After collecting and formatting my LiDAR data, I have 16 layers that correspond to different landscape metrics:

plot(lid)

This is one section of one of my WMUs, and it is over 300 GB alone. Due to processing time and data storage constraints, I opted to analyze this one area.

## SpatRaster resampled to ncells = 500703

In this section of WMU 4D, I have 6 nests: 1 predated, 2 abandoned, and 3 hatched.

## SpatRaster resampled to ncells = 500703

Extracting covarites

## Now, lets clip the covariate information ----
# get only x and y
gps.pts <- gps.crop %>%
  select(lon,
         lat)

# Extract covariate information
nest <- extract(lid, gps.pts)

# Adding in column of nest fate
nest$nestfate <- gps.df$nestfate
nest$nestfate.fac <- as.factor(test$nestfate)

Results

I first wanted to investigate the different vegetation heights (low, medium, or high) these nests were located in per nest fate.

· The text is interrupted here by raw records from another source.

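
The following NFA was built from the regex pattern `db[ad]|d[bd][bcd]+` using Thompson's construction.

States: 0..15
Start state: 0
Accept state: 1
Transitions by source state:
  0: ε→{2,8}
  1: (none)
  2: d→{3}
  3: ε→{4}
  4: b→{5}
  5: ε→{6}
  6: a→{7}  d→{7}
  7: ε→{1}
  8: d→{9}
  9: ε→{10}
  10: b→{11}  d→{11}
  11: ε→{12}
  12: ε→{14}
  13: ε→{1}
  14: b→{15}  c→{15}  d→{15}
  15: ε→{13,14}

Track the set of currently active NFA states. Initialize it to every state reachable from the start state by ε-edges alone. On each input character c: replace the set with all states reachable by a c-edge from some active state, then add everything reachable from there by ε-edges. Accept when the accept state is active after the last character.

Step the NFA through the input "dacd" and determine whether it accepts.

Answer: REJECT

Steps:
initial (ε-close {0}): {0,2,8}
'd' @ 1: {3,4,9,10}
'a' @ 2: {}  — no active states
rest 'cd' ignored (set empty)
after full input: {}  (accept=1 not in)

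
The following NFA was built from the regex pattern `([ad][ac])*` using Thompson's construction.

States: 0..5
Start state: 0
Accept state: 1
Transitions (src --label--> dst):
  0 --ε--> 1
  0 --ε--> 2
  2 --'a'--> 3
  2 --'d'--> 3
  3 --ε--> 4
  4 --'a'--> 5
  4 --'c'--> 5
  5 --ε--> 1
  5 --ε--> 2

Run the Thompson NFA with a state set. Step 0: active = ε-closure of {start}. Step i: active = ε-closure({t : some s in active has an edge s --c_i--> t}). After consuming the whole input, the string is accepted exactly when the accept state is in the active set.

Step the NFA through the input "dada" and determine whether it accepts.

S₀ = ε-closure({0}) = {0,1,2}
'd' @ 1: {3,4}
'a' @ 2: {1,2,5}  (accept∈set)
'd' @ 3: {3,4}
'a' @ 4: {1,2,5}  (accept∈set)
end set {1,2,5} — state 1 in

Answer: ACCEPT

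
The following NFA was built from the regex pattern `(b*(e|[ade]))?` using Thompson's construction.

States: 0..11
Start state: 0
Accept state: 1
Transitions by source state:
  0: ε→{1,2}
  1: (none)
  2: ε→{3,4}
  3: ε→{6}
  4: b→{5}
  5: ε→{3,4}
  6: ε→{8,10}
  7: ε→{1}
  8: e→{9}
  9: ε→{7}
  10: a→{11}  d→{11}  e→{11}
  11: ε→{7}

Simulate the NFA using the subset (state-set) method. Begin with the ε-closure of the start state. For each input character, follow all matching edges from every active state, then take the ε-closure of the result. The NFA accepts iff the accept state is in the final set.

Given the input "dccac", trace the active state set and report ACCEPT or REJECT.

Answer: REJECT

Steps:
S₀ = ε-closure({0}) = {0,1,2,3,4,6,8,10}
'd' @ 1: {1,7,11}  (accept∈set)
'c' @ 2: {}  — state set empty
rest 'cac' ignored (set empty)
end set {} — state 1 not in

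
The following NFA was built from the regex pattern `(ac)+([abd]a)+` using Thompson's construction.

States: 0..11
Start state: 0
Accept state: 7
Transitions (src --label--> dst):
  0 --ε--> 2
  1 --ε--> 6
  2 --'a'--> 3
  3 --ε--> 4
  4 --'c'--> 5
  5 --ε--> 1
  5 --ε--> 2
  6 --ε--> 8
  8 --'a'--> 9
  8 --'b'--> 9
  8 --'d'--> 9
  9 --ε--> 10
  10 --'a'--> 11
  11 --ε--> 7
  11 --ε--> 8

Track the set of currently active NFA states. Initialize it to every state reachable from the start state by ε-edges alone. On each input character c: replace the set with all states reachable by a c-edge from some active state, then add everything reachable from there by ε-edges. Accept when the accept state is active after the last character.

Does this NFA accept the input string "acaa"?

Answer: ACCEPT

Trace:
S₀ = ε-closure({0}) = {0,2}
'a' @ 1: {3,4}
'c' @ 2: {1,2,5,6,8}
'a' @ 3: {3,4,9,10}
'a' @ 4: {7,8,11}  (accept∈set)
final: {7,8,11}; accept 7 in set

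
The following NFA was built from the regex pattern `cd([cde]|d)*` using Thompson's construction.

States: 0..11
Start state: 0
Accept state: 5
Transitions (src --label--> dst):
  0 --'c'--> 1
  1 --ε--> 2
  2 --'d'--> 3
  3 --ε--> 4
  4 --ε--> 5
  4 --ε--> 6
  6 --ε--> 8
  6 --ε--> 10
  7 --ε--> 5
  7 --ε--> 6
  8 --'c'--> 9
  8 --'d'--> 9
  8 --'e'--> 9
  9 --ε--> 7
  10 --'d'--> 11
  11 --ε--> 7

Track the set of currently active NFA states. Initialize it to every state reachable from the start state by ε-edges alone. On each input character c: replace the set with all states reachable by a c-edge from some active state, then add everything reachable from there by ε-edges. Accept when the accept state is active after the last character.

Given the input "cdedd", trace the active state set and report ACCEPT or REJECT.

start: ε-closure({0}) = {0}
'c' @ 1: {1,2}
'd' @ 2: {3,4,5,6,8,10}  ✓accept
'e' @ 3: {5,6,7,8,9,10}  ✓accept
'd' @ 4: {5,6,7,8,9,10,11}  ✓accept
'd' @ 5: {5,6,7,8,9,10,11}  ✓accept
end set {5,6,7,8,9,10,11} — state 5 in

Answer: ACCEPT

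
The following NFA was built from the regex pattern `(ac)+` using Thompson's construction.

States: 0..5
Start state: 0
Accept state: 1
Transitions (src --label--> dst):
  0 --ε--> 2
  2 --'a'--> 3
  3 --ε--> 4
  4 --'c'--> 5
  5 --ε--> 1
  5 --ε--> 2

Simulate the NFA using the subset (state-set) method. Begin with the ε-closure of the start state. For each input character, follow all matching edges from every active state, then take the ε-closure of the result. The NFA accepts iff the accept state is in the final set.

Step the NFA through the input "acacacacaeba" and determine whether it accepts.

initial (ε-close {0}): {0,2}
'a' @ 1: {3,4}
'c' @ 2: {1,2,5}  [accepting]
'a' @ 3: {3,4}
'c' @ 4: {1,2,5}  [accepting]
'a' @ 5: {3,4}
'c' @ 6: {1,2,5}  [accepting]
'a' @ 7: {3,4}
'c' @ 8: {1,2,5}  [accepting]
'a' @ 9: {3,4}
'e' @ 10: {}  — no active states
rest 'ba' ignored (set empty)
end set {} — state 1 not in

Answer: REJECT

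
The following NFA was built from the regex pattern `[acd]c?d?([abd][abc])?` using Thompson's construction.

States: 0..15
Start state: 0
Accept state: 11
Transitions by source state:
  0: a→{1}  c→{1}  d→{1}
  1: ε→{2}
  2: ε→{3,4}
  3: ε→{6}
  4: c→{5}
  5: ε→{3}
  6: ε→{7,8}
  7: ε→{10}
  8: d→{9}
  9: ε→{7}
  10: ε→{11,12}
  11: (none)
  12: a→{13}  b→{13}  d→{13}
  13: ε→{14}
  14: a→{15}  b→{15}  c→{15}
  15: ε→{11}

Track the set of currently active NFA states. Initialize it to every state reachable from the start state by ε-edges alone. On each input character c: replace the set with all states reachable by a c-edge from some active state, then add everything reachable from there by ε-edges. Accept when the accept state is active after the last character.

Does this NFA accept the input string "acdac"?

Answer: ACCEPT

Derivation:
initial (ε-close {0}): {0}
'a' @ 1: {1,2,3,4,6,7,8,10,11,12}  (accept∈set)
'c' @ 2: {3,5,6,7,8,10,11,12}  (accept∈set)
'd' @ 3: {7,9,10,11,12,13,14}  (accept∈set)
'a' @ 4: {11,13,14,15}  (accept∈set)
'c' @ 5: {11,15}  (accept∈set)
final: {11,15}; accept 11 in set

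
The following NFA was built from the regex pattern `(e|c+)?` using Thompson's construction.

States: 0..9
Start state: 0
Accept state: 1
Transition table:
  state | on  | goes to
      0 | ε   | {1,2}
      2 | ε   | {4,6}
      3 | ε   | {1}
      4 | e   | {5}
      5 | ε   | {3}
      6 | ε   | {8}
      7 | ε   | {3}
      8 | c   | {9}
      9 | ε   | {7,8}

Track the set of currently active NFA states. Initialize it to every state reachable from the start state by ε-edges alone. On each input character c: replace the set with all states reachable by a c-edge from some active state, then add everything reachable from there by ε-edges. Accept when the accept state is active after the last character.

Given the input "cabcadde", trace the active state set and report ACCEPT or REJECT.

S₀ = ε-closure({0}) = {0,1,2,4,6,8}
'c' @ 1: {1,3,7,8,9}  ✓accept
'a' @ 2: {}  — dead — no transitions
rest 'bcadde' ignored (set empty)
end set {} — state 1 not in

Answer: REJECT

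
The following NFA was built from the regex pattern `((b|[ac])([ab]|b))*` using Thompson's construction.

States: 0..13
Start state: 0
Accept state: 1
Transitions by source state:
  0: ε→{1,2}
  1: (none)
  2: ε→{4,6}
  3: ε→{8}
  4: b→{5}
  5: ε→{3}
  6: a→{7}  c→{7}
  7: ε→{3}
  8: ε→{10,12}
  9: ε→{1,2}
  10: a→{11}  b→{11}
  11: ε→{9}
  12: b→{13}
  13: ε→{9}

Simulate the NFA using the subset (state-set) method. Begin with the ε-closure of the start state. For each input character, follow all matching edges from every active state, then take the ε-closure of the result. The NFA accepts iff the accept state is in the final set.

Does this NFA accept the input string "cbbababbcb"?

S₀ = ε-closure({0}) = {0,1,2,4,6}
'c' @ 1: {3,7,8,10,12}
'b' @ 2: {1,2,4,6,9,11,13}  (accept∈set)
'b' @ 3: {3,5,8,10,12}
'a' @ 4: {1,2,4,6,9,11}  (accept∈set)
'b' @ 5: {3,5,8,10,12}
'a' @ 6: {1,2,4,6,9,11}  (accept∈set)
'b' @ 7: {3,5,8,10,12}
'b' @ 8: {1,2,4,6,9,11,13}  (accept∈set)
'c' @ 9: {3,7,8,10,12}
'b' @ 10: {1,2,4,6,9,11,13}  (accept∈set)
final: {1,2,4,6,9,11,13}; accept 1 in set

Answer: ACCEPT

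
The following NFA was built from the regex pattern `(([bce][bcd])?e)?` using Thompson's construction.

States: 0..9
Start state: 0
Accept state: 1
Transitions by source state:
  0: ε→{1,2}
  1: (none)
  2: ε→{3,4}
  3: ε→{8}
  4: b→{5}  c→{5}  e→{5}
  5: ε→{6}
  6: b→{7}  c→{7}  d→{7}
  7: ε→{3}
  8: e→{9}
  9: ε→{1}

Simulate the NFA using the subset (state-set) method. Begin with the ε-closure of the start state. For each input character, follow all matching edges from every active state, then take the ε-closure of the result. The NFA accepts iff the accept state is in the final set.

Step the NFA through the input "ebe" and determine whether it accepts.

initial (ε-close {0}): {0,1,2,3,4,8}
'e' @ 1: {1,5,6,9}  [accepting]
'b' @ 2: {3,7,8}
'e' @ 3: {1,9}  [accepting]
after full input: {1,9}  (accept=1 in)

Answer: ACCEPT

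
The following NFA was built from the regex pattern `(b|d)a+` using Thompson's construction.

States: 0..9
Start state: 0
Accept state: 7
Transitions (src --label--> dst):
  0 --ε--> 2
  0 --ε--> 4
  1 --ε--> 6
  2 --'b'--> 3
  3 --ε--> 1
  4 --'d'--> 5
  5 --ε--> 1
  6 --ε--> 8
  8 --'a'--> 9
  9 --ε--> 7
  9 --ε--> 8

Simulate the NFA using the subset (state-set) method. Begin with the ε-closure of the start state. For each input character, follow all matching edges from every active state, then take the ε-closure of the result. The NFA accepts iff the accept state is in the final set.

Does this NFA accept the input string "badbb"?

Answer: REJECT

Trace:
S₀ = ε-closure({0}) = {0,2,4}
'b' @ 1: {1,3,6,8}
'a' @ 2: {7,8,9}  [accepting]
'd' @ 3: {}  — state set empty
rest 'bb' ignored (set empty)
end set {} — state 7 not in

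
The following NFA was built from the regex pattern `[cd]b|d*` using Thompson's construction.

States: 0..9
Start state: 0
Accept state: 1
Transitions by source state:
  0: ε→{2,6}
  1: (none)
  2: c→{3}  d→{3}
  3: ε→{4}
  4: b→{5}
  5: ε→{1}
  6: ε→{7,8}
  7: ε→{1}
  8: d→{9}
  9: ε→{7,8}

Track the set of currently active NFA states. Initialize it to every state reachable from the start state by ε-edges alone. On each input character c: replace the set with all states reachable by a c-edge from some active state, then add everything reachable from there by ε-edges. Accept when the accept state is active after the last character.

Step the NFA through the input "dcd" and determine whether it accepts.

Answer: REJECT

Trace:
start: ε-closure({0}) = {0,1,2,6,7,8}
'd' @ 1: {1,3,4,7,8,9}  [accepting]
'c' @ 2: {}  — no active states
rest 'd' ignored (set empty)
final: {}; accept 1 not in set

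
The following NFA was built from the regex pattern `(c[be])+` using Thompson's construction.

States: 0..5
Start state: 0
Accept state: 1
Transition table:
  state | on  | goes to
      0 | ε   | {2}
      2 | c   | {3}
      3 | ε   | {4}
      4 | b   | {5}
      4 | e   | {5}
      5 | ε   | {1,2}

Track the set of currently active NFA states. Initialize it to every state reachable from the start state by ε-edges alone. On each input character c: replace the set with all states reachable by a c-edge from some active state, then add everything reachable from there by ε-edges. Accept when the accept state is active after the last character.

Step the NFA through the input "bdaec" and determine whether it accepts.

start: ε-closure({0}) = {0,2}
'b' @ 1: {}  — state set empty
rest 'daec' ignored (set empty)
end set {} — state 1 not in

Answer: REJECT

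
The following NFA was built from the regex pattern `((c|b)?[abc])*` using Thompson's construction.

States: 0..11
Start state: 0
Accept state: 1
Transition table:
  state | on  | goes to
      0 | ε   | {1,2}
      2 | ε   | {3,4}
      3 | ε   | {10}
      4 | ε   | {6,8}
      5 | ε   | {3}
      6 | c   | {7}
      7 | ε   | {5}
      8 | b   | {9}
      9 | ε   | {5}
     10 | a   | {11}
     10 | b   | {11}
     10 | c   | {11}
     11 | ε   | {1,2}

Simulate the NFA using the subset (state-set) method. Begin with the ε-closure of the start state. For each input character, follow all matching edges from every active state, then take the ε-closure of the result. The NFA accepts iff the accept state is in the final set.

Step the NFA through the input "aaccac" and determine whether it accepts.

Answer: ACCEPT

Steps:
initial (ε-close {0}): {0,1,2,3,4,6,8,10}
'a' @ 1: {1,2,3,4,6,8,10,11}  [accepting]
'a' @ 2: {1,2,3,4,6,8,10,11}  [accepting]
'c' @ 3: {1,2,3,4,5,6,7,8,10,11}  [accepting]
'c' @ 4: {1,2,3,4,5,6,7,8,10,11}  [accepting]
'a' @ 5: {1,2,3,4,6,8,10,11}  [accepting]
'c' @ 6: {1,2,3,4,5,6,7,8,10,11}  [accepting]
final: {1,2,3,4,5,6,7,8,10,11}; accept 1 in set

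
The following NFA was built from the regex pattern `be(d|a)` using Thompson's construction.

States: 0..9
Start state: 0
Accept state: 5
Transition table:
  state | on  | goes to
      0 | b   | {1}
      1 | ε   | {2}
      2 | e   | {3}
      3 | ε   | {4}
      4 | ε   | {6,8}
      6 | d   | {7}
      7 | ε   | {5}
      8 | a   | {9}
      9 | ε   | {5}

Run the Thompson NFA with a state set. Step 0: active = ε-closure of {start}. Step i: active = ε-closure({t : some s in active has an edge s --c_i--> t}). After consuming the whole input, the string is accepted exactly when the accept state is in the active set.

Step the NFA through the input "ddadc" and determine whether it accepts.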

In this graph, we can see our abandoned nest fell below a vegetation height threshold of 0.2.

# Plot
nest %>% 
  ggplot() +
  geom_point(aes(y = lowveg, x = ID, col = "blue"), size = 3) +
  geom_point(aes(y = medveg, x = ID, col = "yellow"), size = 3) +
  geom_point(aes(y = highveg, x = ID, col = "red"), size = 3) +
  facet_wrap(~ nestfate) +
  theme_bw() +
  xlab("Bird ID") +
  ylab("Understory Vegetation Height") +
  labs(legend = "Vegetation Classifications") +
  scale_color_manual(values = branded_colors, 
                     labels = c("Low", "High", "Medium")) +
  labs(color = "Vegetation Class")

When looking at our nest fate compared to our water layer, there is a trend of hatched nests all being above a o.2 threshold and the predated and abandoned nests falling below that threshold.

cols <- c("A" = "darkcyan", "B" = "coral1", "C" = "palegreen3")
nest %>% 
  ggplot() +
  geom_point(aes(y = water, x = ID, col = as.factor(nestfate)), size = 3) +
  theme_bw() +
  xlab("Bird ID") +
  ylab("Water") +
  labs(color = "Nest Fate")

Final thoughts

This preliminary analysis not only allowed me to understand a potential relationship between landscape characteristics and nest fate, but also allowed me to assess the feasibility of including LiDAR data into a machine learning algorithm to remotely assess potential nesting activity and nest initiation from location and activity data.